——首先,考虑到最近的趋势,我认为随着硬件的开发速度越来越快,越来越多人期待游戏能提供更为真实的体验。我想从这一点开始,问问各位游戏未来还有哪些可能性。
伊藤正幸:嗯。最开始有很多太空飞船主题的游戏,因此不论移动是快是慢都关系不大,手感都没什么问题。但如今角色越来越多,这里有一头熊,那里有一只黄鼠狼,就必须要区分每个角色的移动方式了。宫本先生,我想问问您,针对这些具体的移动方式,是由程序员来负责微调吗?
宫本茂:是的。监督要细化自己的需求,程序员再将这些想法转化为数值。
伊藤正幸:既然是这样,程序员会盯着角色在屏幕上行动,心想“嗯,这看起来可不像一头熊啊”,还是只要看一眼数值就能判断?
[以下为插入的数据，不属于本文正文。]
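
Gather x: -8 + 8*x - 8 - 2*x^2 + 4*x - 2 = -2*x^2 + 12*x - 18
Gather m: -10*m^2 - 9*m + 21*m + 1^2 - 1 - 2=-10*m^2 + 12*m - 2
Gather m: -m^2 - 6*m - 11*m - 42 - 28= -m^2 - 17*m - 70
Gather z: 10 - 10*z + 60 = 70 - 10*z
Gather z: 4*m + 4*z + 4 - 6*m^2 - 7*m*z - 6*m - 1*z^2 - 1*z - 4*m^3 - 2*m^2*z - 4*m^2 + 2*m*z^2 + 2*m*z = -4*m^3 - 10*m^2 - 2*m + z^2*(2*m - 1) + z*(-2*m^2 - 5*m + 3) + 4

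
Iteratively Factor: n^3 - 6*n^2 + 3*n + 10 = (n - 5)*(n^2 - n - 2) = (n - 5)*(n + 1)*(n - 2)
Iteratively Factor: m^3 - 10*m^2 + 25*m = (m)*(m^2 - 10*m + 25) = m*(m - 5)*(m - 5)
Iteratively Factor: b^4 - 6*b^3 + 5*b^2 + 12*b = (b - 3)*(b^3 - 3*b^2 - 4*b) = b*(b - 3)*(b^2 - 3*b - 4) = b*(b - 3)*(b + 1)*(b - 4)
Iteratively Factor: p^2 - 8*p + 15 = (p - 5)*(p - 3)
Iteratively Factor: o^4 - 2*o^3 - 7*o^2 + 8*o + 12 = (o + 1)*(o^3 - 3*o^2 - 4*o + 12) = (o - 2)*(o + 1)*(o^2 - o - 6) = (o - 2)*(o + 1)*(o + 2)*(o - 3)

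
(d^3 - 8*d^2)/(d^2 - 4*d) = d*(d - 8)/(d - 4)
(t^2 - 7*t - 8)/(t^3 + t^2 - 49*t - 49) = (t - 8)/(t^2 - 49)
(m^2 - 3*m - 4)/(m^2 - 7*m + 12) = (m + 1)/(m - 3)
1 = 1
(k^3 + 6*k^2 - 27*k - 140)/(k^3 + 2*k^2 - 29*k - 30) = (k^2 + 11*k + 28)/(k^2 + 7*k + 6)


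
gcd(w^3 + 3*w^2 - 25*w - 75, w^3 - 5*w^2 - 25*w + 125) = w^2 - 25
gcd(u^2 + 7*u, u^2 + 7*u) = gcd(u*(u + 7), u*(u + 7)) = u^2 + 7*u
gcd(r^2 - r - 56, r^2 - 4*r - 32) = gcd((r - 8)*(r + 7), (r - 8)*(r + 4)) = r - 8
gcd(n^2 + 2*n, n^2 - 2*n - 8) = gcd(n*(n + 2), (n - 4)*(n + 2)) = n + 2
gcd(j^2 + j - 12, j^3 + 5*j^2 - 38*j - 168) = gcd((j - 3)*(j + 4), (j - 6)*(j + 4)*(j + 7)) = j + 4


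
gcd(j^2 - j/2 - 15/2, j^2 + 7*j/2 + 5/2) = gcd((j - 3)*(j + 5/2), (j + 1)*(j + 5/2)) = j + 5/2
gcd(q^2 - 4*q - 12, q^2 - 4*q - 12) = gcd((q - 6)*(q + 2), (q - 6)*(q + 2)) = q^2 - 4*q - 12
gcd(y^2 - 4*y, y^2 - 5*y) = y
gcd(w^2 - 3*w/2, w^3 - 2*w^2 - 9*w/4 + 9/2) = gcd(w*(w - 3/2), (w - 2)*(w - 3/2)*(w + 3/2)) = w - 3/2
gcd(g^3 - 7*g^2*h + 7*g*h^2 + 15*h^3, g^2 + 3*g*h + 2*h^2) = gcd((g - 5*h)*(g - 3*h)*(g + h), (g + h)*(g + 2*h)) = g + h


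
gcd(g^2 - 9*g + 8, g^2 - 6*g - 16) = g - 8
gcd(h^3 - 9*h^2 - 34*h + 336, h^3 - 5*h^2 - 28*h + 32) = h - 8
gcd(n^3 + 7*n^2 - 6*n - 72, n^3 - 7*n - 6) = n - 3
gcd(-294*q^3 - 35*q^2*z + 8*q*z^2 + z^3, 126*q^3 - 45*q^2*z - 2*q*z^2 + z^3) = -42*q^2 + q*z + z^2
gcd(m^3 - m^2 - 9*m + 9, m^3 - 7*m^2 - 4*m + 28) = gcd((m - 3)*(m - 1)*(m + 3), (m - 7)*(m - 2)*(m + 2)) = 1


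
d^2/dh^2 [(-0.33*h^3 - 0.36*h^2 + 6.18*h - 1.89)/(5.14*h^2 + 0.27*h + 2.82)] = (-1.4210854715202e-14*h^5 + 1.4210854715202e-14*h^4 + 337.063926*h^3 - 269.797068*h^2 - 568.950588*h + 39.37815)/(135.796744*h^6 + 21.399876*h^5 + 224.633934*h^4 + 23.501259*h^3 + 123.242742*h^2 + 6.441444*h + 22.425768)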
宫本茂:他们可以判断出来。但如今将一切区分开来已经不再像过去那样烦琐,因为技术已经大幅进步。每个人早就知道“一只黄鼠狼就该这么走才对”。更重要的问题是,不论是黄鼠狼还是熊,游戏是否会因此有趣。你必须尽早弄清楚这一点。
——您指的是玩法系统的真实性,而不是画面呈现的真实性?
宫本茂:正是如此。在动画领域,你只需要展示自己想让观众看到的部分就行了。如果你想让某个角色快速移动,只要让他们跑得飞快就行。但在一款游戏中,你不能只在那一刻让某个角色加速。
这里涉及到许多策略。举一个人类角色为例。如果你只让这个角色快活自在地走着,可能会跟玩家的感受产生冲突,毕竟有时候玩家想要逃跑,有时候又想追赶某些东西。如果在玩家急于逃跑的时候,游戏角色却只能以快活自在地方式走路,玩家很可能会被气坏。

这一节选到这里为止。